Dalam hubungan yang telah halal panggilan khusus menjadi hal yang luar biasa dibanding panggilan sayang untuk hubungan ala anak jaman sekarang dimana dalam kategori pacaran yang sangat jelas hukumnya mendekati zina, tanpa sungkan saling memanggil ayah-bunda, mama-papa yang jikalau putus genap sudah si pria menjadi duda, dan si perempuan akan menjadi janda.

"Iya, aku ingin katakan ini sebelum pernikahan. Tapi kita tahu sendiri kan hal sepele akan menjadi masalah bahkan berbuntut panjang jika kita tidak benar menyikapinya. Maka dari itu aku tahan."

"Tentang kamu dan Ayah di masa lalu."

Aku seketika menoleh. Memandang dalam mata Fachri.

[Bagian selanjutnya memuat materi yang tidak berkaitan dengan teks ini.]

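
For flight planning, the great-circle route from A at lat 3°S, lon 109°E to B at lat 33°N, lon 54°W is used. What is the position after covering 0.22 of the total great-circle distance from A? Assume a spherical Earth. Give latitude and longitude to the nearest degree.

Convert each endpoint to a unit vector on the sphere (x = cos φ cos λ, y = cos φ sin λ, z = sin φ).
The central angle between the endpoints is δ = arccos(p₁·p₂) ≈ 2.549 rad (146.0°).
Interpolate at f = 0.22 with slerp weights a = sin((1−f)δ)/sin δ ≈ 1.637, b = sin(fδ)/sin δ ≈ 0.952.
p = a·p₁ + b·p₂ ≈ (-0.063, 0.899, 0.433); φ = arcsin(p_z) ≈ 25.65°, λ = atan2(p_y, p_x) ≈ 93.99°.

≈ lat 26°N, lon 94°E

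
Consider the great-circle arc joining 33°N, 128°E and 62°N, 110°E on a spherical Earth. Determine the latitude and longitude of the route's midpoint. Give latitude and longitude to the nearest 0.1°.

Write both endpoints as unit vectors p₁, p₂ with components (cos φ cos λ, cos φ sin λ, sin φ).
The central angle between the endpoints is δ = arccos(p₁·p₂) ≈ 0.545 rad (31.2°).
Interpolate at f = 1/2 with slerp weights a = sin((1−f)δ)/sin δ ≈ 0.519, b = sin(fδ)/sin δ ≈ 0.519.
p = a·p₁ + b·p₂ ≈ (-0.351, 0.572, 0.741); φ = arcsin(p_z) ≈ 47.82°, λ = atan2(p_y, p_x) ≈ 121.56°.

≈ 47.8°N, 121.6°E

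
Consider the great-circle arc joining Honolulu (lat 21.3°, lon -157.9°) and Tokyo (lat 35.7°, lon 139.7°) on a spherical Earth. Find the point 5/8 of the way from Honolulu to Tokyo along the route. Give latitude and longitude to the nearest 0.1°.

The haversine formula gives a central angle δ ≈ 0.973 rad (55.8°) between the endpoints.
Interpolate at f = 5/8 with slerp weights a = sin((1−f)δ)/sin δ ≈ 0.432, b = sin(fδ)/sin δ ≈ 0.691.
p = a·p₁ + b·p₂ ≈ (-0.801, 0.212, 0.560); φ = arcsin(p_z) ≈ 34.07°, λ = atan2(p_y, p_x) ≈ 165.19°.

≈ lat 34.1°, lon 165.2°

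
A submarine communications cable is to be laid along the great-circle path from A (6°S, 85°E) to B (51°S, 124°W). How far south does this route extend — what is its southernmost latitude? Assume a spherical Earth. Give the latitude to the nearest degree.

≈ 70°S

The great circle lies in the plane with unit normal n̂ = (p₁ × p₂)/|p₁ × p₂|.
Here n̂_z ≈ +0.343; the vertex latitude is φ_max = arccos|n̂_z| ≈ 69.9°.
Check via Clairaut: cos φ_max = |cos φ₁| · sin C = cos(6.0°)·sin(159.8°) ≈ 0.343, again giving ≈ 69.9°.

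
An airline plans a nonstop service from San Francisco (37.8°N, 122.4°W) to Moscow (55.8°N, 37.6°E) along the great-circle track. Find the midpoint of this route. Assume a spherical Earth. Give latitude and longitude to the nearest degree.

Write both endpoints as unit vectors p₁, p₂ with components (cos φ cos λ, cos φ sin λ, sin φ).
The central angle between the endpoints is δ = arccos(p₁·p₂) ≈ 1.481 rad (84.9°).
Interpolate at f = 1/2 with slerp weights a = sin((1−f)δ)/sin δ ≈ 0.677, b = sin(fδ)/sin δ ≈ 0.677.
p = a·p₁ + b·p₂ ≈ (0.015, -0.220, 0.975); φ = arcsin(p_z) ≈ 77.28°, λ = atan2(p_y, p_x) ≈ -86.13°.

≈ 77°N, 86°W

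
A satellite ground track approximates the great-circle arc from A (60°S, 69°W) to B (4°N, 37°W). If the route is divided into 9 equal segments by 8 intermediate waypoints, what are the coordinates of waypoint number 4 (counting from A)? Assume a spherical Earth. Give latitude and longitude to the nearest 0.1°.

≈ (32.4°S, 49.0°W)

Write both endpoints as unit vectors p₁, p₂ with components (cos φ cos λ, cos φ sin λ, sin φ).
The central angle between the endpoints is δ = arccos(p₁·p₂) ≈ 1.200 rad (68.7°).
Interpolate at f = 4/9 with slerp weights a = sin((1−f)δ)/sin δ ≈ 0.663, b = sin(fδ)/sin δ ≈ 0.545.
p = a·p₁ + b·p₂ ≈ (0.553, -0.637, -0.536); φ = arcsin(p_z) ≈ -32.44°, λ = atan2(p_y, p_x) ≈ -49.02°.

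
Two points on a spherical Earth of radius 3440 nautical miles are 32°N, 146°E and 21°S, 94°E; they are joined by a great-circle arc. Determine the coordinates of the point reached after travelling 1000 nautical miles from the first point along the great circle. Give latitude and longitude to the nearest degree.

≈ 21°N, 132°E

The haversine formula gives a central angle δ ≈ 1.269 rad (72.7°) between the endpoints. The total great-circle distance is δ·R ≈ 1.269 × 3440 ≈ 4364 nmi, so the target fraction is f = 1000/4364 ≈ 0.229.
Interpolate at f ≈ 0.229 with slerp weights a = sin((1−f)δ)/sin δ ≈ 0.869, b = sin(fδ)/sin δ ≈ 0.300.
p = a·p₁ + b·p₂ ≈ (-0.630, 0.692, 0.353); φ = arcsin(p_z) ≈ 20.66°, λ = atan2(p_y, p_x) ≈ 132.35°.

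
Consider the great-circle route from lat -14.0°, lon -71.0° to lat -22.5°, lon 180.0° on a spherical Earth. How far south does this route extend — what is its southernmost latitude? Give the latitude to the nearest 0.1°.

≈ -30.1°

The great circle lies in the plane with unit normal n̂ = (p₁ × p₂)/|p₁ × p₂|.
Here n̂_z ≈ -0.865; the vertex latitude is φ_max = arccos|n̂_z| ≈ 30.1°.
Check via Clairaut: cos φ_max = |cos φ₁| · sin C = cos(14.0°)·sin(116.9°) ≈ 0.865, again giving ≈ 30.1°.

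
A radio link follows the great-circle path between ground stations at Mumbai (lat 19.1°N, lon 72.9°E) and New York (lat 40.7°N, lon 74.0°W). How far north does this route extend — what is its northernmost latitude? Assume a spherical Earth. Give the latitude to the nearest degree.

The great circle lies in the plane with unit normal n̂ = (p₁ × p₂)/|p₁ × p₂|.
Here n̂_z ≈ -0.424; the vertex latitude is φ_max = arccos|n̂_z| ≈ 64.9°.

≈ 65°N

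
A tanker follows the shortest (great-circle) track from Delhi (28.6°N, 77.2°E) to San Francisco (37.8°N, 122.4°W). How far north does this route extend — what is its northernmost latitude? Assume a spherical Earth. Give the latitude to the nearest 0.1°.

The great circle lies in the plane with unit normal n̂ = (p₁ × p₂)/|p₁ × p₂|.
Here n̂_z ≈ +0.249; the vertex latitude is φ_max = arccos|n̂_z| ≈ 75.6°.
Check via Clairaut: cos φ_max = |cos φ₁| · sin C = cos(28.6°)·sin(16.5°) ≈ 0.249, again giving ≈ 75.6°.

≈ 75.6°N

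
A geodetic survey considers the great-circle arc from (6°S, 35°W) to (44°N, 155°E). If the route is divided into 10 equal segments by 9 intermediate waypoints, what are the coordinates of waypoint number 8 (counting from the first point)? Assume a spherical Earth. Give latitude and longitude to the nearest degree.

≈ (70°N, 177°E)

Write both endpoints as unit vectors p₁, p₂ with components (cos φ cos λ, cos φ sin λ, sin φ).
The central angle between the endpoints is δ = arccos(p₁·p₂) ≈ 2.461 rad (141.0°).
Interpolate at f = 8/10 with slerp weights a = sin((1−f)δ)/sin δ ≈ 0.751, b = sin(fδ)/sin δ ≈ 1.465.
p = a·p₁ + b·p₂ ≈ (-0.343, 0.017, 0.939); φ = arcsin(p_z) ≈ 69.90°, λ = atan2(p_y, p_x) ≈ 177.17°.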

"Meskipun Ayah sudah minta maaf, aku juga minta maaf ya Bey." Katanya sembari memegang kedua pundakku, sepasang bola matanya menatap tajam. Sendu. Penuh harap.

"Biya, itu sudah berlalu."

"Tapi kamu pasti sangat kecewa."

"Enggak Bi, sama sekali gak ada perasaan itu."

"Ayah orang yang bijak, beliau bersikap seperti itu karena beliau tidak tahu. Jadi ini hanya kesalahpahaman aja."

"Ayah dan bang Radit menceritakan semuanya setelah acara Feronika. Aku bingung harus berbuat apa. Aku ketakutan saat itu. Kemudian bang Radit memberi nasehat agar masalah ini tidak perlu di blowup karena pernikahan akan dilangsungkan. Aku juga ingin berterimakasih sama kamu sudah membuat bang Radit berani menunjukkan kemampuannya."

"Halaah... jangan lebay oooom." Gurau ku mencairkan suasana

Fachri tertawa dan memites hidung mungilku kemudian memeluk. Kami bertemu tanpa di sengaja, dua tahun tidak saling bertatap muka atau komunikasi dalam bentuk apapun. Lalu semesta memberi kesempatan untuk diantara kami saling menemukan. Berkomitmen lillahi ta'allah. Menikah dan membangun cinta bersama.

Jodoh itu bukan di cari, bukan ditunggu tapi dipertemukan oleh sang pemilik pada waktu dimana hati dan logika mampu menjamu.